- Born: 6 June 1913 Baltimore, Maryland, United States
- Died: 20 December 1983 (aged 70) Coral Gables, Florida, United States
- Occupations: Journalist, author
- Spouse: Robert E. McLaughlin

= Mignon McLaughlin =

American journalist

Mignon McLaughlin (6 June 1913 – 20 December 1983) was an American journalist and author.

==Biography==
Mignon McLaughlin was born in Baltimore, Maryland, and grew up in New York City, where her mother, Joyce Neuhaus, was a prominent attorney. She graduated from Smith College in 1933 and returned to New York, embarking on a career as a journalist and a writer of short stories for Redbook, Cosmopolitan, and other women's magazines.

With her husband, Time editor Robert McLaughlin, she wrote the play Gayden, which had a limited run on Broadway during the 1949 season.

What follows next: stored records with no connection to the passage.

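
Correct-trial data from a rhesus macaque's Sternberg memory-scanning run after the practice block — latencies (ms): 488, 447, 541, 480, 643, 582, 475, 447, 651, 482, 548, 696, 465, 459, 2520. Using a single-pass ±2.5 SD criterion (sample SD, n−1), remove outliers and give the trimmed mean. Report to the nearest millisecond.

n = 15, ΣRT = 9924, M = 661.600
Σ(x−M)² = 3791073.60; s = √(3791073.60/14) = 520.376
Cutoffs: 661.600 ± 2.5·520.376 → [-639.3, 1962.5]
Outside: 2520 → excluded.
Retained (n=14): Σ = 7404, mean = 7404/14 = 528.857

529 ms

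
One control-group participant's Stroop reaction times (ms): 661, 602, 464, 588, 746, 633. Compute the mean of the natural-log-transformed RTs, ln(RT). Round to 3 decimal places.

6.413

ln(RT): 6.4938, 6.4003, 6.1399, 6.3767, 6.6147, 6.4505
Σ ln(RT) = 38.4758
Mean = 38.4758/6 = 6.41264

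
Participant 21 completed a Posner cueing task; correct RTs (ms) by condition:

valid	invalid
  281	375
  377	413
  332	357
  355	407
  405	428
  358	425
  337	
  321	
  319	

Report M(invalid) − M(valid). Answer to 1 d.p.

58.1 ms

M(valid) = 3085/9 = 342.778
M(invalid) = 2405/6 = 400.833
Difference = 400.833 − 342.778 = 58.056 ms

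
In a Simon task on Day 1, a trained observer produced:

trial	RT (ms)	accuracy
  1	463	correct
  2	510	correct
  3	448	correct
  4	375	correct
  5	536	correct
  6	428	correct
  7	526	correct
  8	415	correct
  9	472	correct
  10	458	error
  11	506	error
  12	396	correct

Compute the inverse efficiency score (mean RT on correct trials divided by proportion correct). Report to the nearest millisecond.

548 ms

Correct trials (n=10): 463, 510, 448, 375, 536, 428, 526, 415, 472, 396
Mean correct RT = 4569/10 = 456.9000 ms
Proportion correct = 10/12
IES = 456.9000 / (10/12) = 548.280 ms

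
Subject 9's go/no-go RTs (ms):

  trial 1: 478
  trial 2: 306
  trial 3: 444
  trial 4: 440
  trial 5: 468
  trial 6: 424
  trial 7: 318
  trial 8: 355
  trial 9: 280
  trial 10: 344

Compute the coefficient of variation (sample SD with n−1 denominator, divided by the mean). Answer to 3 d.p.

0.189

n = 10, Σ = 3857, M = 385.7000
Σ(x−M)² = 47896.100; s = √(47896.100/9) = 72.9506
CV = 72.9506 / 385.7000 = 0.18914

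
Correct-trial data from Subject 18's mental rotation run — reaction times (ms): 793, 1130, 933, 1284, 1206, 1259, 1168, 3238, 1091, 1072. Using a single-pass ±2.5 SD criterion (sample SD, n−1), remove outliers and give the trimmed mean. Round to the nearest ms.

1104 ms

n = 10, ΣRT = 13174, M = 1317.400
Σ(x−M)² = 4297316.40; s = √(4297316.40/9) = 690.999
Cutoffs: 1317.400 ± 2.5·690.999 → [-410.1, 3044.9]
Outside: 3238 → excluded.
Retained (n=9): Σ = 9936, mean = 9936/9 = 1104.000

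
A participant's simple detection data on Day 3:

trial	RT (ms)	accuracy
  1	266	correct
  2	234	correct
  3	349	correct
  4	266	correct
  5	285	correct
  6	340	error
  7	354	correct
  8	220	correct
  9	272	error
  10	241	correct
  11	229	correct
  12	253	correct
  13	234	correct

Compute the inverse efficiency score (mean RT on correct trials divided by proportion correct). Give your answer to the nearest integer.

Correct trials (n=11): 266, 234, 349, 266, 285, 354, 220, 241, 229, 253, 234
Mean correct RT = 2931/11 = 266.4545 ms
Proportion correct = 11/13
IES = 266.4545 / (11/13) = 314.901 ms

315 ms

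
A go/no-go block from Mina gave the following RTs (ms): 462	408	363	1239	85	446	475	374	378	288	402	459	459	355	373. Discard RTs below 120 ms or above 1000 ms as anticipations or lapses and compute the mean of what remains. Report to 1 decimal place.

403.2 ms

Excluded: 85, 1239
Retained (n=13): Σ = 5242
Mean = 5242/13 = 403.2308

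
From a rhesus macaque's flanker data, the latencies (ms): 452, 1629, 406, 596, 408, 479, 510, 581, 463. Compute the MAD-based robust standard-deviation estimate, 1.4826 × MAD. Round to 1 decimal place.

105.3 ms

Sorted: 406, 408, 452, 463, 479, 510, 581, 596, 1629 → median = 479
|x − 479| sorted: 0, 16, 27, 31, 71, 73, 102, 117, 1150 → MAD = 71
Robust SD ≈ 1.4826 × 71 = 105.265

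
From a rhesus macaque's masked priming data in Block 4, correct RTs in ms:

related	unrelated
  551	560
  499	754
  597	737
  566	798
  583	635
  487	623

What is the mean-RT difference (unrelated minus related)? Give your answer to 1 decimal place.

M(related) = 3283/6 = 547.167
M(unrelated) = 4107/6 = 684.500
Difference = 684.500 − 547.167 = 137.333 ms

137.3 ms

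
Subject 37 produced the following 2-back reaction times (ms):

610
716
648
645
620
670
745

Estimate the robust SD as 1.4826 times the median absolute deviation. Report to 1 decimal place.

Sorted: 610, 620, 645, 648, 670, 716, 745 → median = 648
|x − 648| sorted: 0, 3, 22, 28, 38, 68, 97 → MAD = 28
Robust SD ≈ 1.4826 × 28 = 41.513

41.5 ms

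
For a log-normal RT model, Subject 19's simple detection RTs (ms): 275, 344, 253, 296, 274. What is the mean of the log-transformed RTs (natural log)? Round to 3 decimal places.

ln(RT): 5.6168, 5.8406, 5.5334, 5.6904, 5.6131
Σ ln(RT) = 28.2943
Mean = 28.2943/5 = 5.65886

5.659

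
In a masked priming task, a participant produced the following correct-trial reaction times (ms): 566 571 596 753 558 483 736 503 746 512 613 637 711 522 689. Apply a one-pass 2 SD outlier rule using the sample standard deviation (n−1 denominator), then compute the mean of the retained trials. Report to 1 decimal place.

613.1 ms

n = 15, ΣRT = 9196, M = 613.067
Σ(x−M)² = 123142.93; s = √(123142.93/14) = 93.787
Cutoffs: 613.067 ± 2·93.787 → [425.5, 800.6]
No RTs fall outside the cutoffs; all 15 retained. Mean = 9196/15 = 613.067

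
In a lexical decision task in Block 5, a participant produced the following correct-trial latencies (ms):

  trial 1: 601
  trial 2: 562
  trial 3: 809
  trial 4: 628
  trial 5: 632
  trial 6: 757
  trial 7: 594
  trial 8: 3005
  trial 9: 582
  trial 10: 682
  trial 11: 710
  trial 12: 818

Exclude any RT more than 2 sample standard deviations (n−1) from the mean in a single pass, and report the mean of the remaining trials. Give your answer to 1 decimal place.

670.5 ms

n = 12, ΣRT = 10380, M = 865.000
Σ(x−M)² = 5079616.00; s = √(5079616.00/11) = 679.546
Cutoffs: 865.000 ± 2·679.546 → [-494.1, 2224.1]
Outside: 3005 → excluded.
Retained (n=11): Σ = 7375, mean = 7375/11 = 670.455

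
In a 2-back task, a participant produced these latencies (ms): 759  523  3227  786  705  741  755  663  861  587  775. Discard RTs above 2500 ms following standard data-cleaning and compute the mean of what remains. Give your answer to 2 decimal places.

715.50 ms

Excluded: 3227
Retained (n=10): Σ = 7155
Mean = 7155/10 = 715.5000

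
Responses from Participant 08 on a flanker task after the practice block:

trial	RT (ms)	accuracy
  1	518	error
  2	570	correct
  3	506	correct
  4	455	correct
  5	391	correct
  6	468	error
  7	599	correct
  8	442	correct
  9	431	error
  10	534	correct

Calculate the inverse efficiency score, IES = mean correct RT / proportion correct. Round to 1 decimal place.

Correct trials (n=7): 570, 506, 455, 391, 599, 442, 534
Mean correct RT = 3497/7 = 499.5714 ms
Proportion correct = 7/10
IES = 499.5714 / (7/10) = 713.673 ms

713.7 ms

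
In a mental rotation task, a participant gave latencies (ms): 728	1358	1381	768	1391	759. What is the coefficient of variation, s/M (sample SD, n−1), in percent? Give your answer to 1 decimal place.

n = 6, Σ = 6385, M = 1064.1667
Σ(x−M)² = 587390.833; s = √(587390.833/5) = 342.7509
CV = 342.7509 / 1064.1667 = 0.32208 = 32.208%

32.2%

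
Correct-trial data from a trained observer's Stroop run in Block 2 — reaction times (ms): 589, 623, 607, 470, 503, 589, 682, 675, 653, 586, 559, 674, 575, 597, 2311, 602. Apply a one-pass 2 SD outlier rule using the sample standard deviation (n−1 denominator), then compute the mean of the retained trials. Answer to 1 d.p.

n = 16, ΣRT = 11295, M = 705.938
Σ(x−M)² = 2798234.94; s = √(2798234.94/15) = 431.913
Cutoffs: 705.938 ± 2·431.913 → [-157.9, 1569.8]
Outside: 2311 → excluded.
Retained (n=15): Σ = 8984, mean = 8984/15 = 598.933

598.9 ms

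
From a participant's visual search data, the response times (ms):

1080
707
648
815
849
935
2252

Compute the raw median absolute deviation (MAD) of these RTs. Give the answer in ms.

Sorted: 648, 707, 815, 849, 935, 1080, 2252 → median = 849
|x − 849|: 231, 142, 201, 34, 0, 86, 1403
Sorted deviations: 0, 34, 86, 142, 201, 231, 1403 → MAD = 142

142 ms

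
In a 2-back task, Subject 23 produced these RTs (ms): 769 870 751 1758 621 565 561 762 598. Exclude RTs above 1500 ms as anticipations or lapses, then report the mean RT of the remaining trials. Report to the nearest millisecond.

687 ms

Excluded: 1758
Retained (n=8): Σ = 5497
Mean = 5497/8 = 687.1250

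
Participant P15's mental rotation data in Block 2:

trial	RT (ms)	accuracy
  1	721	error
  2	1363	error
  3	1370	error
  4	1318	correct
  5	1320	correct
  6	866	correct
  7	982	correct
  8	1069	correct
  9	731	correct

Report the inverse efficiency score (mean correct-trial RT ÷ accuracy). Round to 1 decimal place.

1571.5 ms

Correct trials (n=6): 1318, 1320, 866, 982, 1069, 731
Mean correct RT = 6286/6 = 1047.6667 ms
Proportion correct = 6/9
IES = 1047.6667 / (6/9) = 1571.500 ms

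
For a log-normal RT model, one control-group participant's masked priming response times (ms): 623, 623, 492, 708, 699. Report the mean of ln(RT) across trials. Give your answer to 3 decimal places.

ln(RT): 6.4345, 6.4345, 6.1985, 6.5624, 6.5497
Σ ln(RT) = 32.1797
Mean = 32.1797/5 = 6.43593

6.436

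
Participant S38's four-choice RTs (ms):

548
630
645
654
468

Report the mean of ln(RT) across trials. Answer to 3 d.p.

6.371

ln(RT): 6.3063, 6.4457, 6.4693, 6.4831, 6.1485
Σ ln(RT) = 31.8528
Mean = 31.8528/5 = 6.37056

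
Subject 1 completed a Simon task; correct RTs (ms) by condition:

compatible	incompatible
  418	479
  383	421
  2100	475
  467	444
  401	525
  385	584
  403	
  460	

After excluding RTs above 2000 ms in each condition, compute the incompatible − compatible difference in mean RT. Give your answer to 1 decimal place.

71.3 ms

compatible: exclude 2100
M(compatible) = 2917/7 = 416.714
M(incompatible) = 2928/6 = 488.000
Difference = 488.000 − 416.714 = 71.286 ms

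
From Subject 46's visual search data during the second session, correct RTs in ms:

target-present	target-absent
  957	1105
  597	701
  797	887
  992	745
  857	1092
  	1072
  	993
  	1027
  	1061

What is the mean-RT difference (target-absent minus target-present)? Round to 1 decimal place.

124.8 ms

M(target-present) = 4200/5 = 840.000
M(target-absent) = 8683/9 = 964.778
Difference = 964.778 − 840.000 = 124.778 ms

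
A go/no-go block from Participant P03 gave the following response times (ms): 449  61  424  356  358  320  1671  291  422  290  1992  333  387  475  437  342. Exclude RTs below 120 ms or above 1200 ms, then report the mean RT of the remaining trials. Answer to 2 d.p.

375.69 ms

Excluded: 61, 1671, 1992
Retained (n=13): Σ = 4884
Mean = 4884/13 = 375.6923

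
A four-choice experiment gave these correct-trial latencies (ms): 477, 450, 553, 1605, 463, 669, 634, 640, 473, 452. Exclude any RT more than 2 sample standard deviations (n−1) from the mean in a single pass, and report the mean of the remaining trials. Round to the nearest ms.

535 ms

n = 10, ΣRT = 6416, M = 641.600
Σ(x−M)² = 1096876.40; s = √(1096876.40/9) = 349.106
Cutoffs: 641.600 ± 2·349.106 → [-56.6, 1339.8]
Outside: 1605 → excluded.
Retained (n=9): Σ = 4811, mean = 4811/9 = 534.556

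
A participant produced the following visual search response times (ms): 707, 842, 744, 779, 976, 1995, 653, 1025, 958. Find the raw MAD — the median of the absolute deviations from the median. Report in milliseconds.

134 ms

Sorted: 653, 707, 744, 779, 842, 958, 976, 1025, 1995 → median = 842
|x − 842|: 135, 0, 98, 63, 134, 1153, 189, 183, 116
Sorted deviations: 0, 63, 98, 116, 134, 135, 183, 189, 1153 → MAD = 134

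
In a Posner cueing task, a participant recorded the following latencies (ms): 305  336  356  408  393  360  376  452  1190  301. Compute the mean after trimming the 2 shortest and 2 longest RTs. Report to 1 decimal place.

371.5 ms

Sorted: 301, 305, 336, 356, 360, 376, 393, 408, 452, 1190
Drop lowest 2 (301, 305) and highest 2 (452, 1190)
Remaining (n=6): Σ = 2229, mean = 2229/6 = 371.500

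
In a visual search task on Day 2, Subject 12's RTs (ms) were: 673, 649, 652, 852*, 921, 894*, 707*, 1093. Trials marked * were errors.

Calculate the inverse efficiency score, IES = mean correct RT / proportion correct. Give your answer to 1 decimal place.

1276.2 ms

Correct trials (n=5): 673, 649, 652, 921, 1093
Mean correct RT = 3988/5 = 797.6000 ms
Proportion correct = 5/8
IES = 797.6000 / (5/8) = 1276.160 ms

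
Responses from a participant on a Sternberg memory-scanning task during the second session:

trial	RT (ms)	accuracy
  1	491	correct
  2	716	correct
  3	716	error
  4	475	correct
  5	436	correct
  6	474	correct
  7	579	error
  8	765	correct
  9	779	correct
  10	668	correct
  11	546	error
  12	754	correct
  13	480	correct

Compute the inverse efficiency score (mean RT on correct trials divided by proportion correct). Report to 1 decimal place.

784.9 ms

Correct trials (n=10): 491, 716, 475, 436, 474, 765, 779, 668, 754, 480
Mean correct RT = 6038/10 = 603.8000 ms
Proportion correct = 10/13
IES = 603.8000 / (10/13) = 784.940 ms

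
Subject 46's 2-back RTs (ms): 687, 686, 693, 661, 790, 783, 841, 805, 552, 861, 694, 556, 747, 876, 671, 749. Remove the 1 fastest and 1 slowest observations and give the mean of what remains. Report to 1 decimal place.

730.3 ms

Sorted: 552, 556, 661, 671, 686, 687, 693, 694, 747, 749, 783, 790, 805, 841, 861, 876
Drop lowest 1 (552) and highest 1 (876)
Remaining (n=14): Σ = 10224, mean = 10224/14 = 730.286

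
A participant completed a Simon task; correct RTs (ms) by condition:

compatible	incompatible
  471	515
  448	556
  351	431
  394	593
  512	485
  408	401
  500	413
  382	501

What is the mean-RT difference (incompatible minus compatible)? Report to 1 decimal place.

53.6 ms

M(compatible) = 3466/8 = 433.250
M(incompatible) = 3895/8 = 486.875
Difference = 486.875 − 433.250 = 53.625 ms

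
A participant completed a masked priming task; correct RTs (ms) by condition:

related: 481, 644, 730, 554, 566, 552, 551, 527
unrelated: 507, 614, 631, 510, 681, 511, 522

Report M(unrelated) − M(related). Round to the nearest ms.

M(related) = 4605/8 = 575.625
M(unrelated) = 3976/7 = 568.000
Difference = 568.000 − 575.625 = -7.625 ms

-8 ms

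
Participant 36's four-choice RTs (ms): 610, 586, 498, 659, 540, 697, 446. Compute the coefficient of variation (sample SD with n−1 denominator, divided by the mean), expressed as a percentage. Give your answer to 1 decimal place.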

In the 1950s, she began publishing aphorisms that were later collected in three books: The Neurotic's Notebook, The Second Neurotic's Notebook, and The Complete Neurotic's Notebook. In his commentary on aphorisms, Melvin Maddocks notes the focus in McLaughlin's book on selections that speak in a personal voice.

She worked for Vogue in the 1940s, '50s and '60s and was copy editor and managing editor of Glamour in the 1960s and early 1970s.

She retired in 1973 and died in Coral Gables, Florida, on December 20, 1983.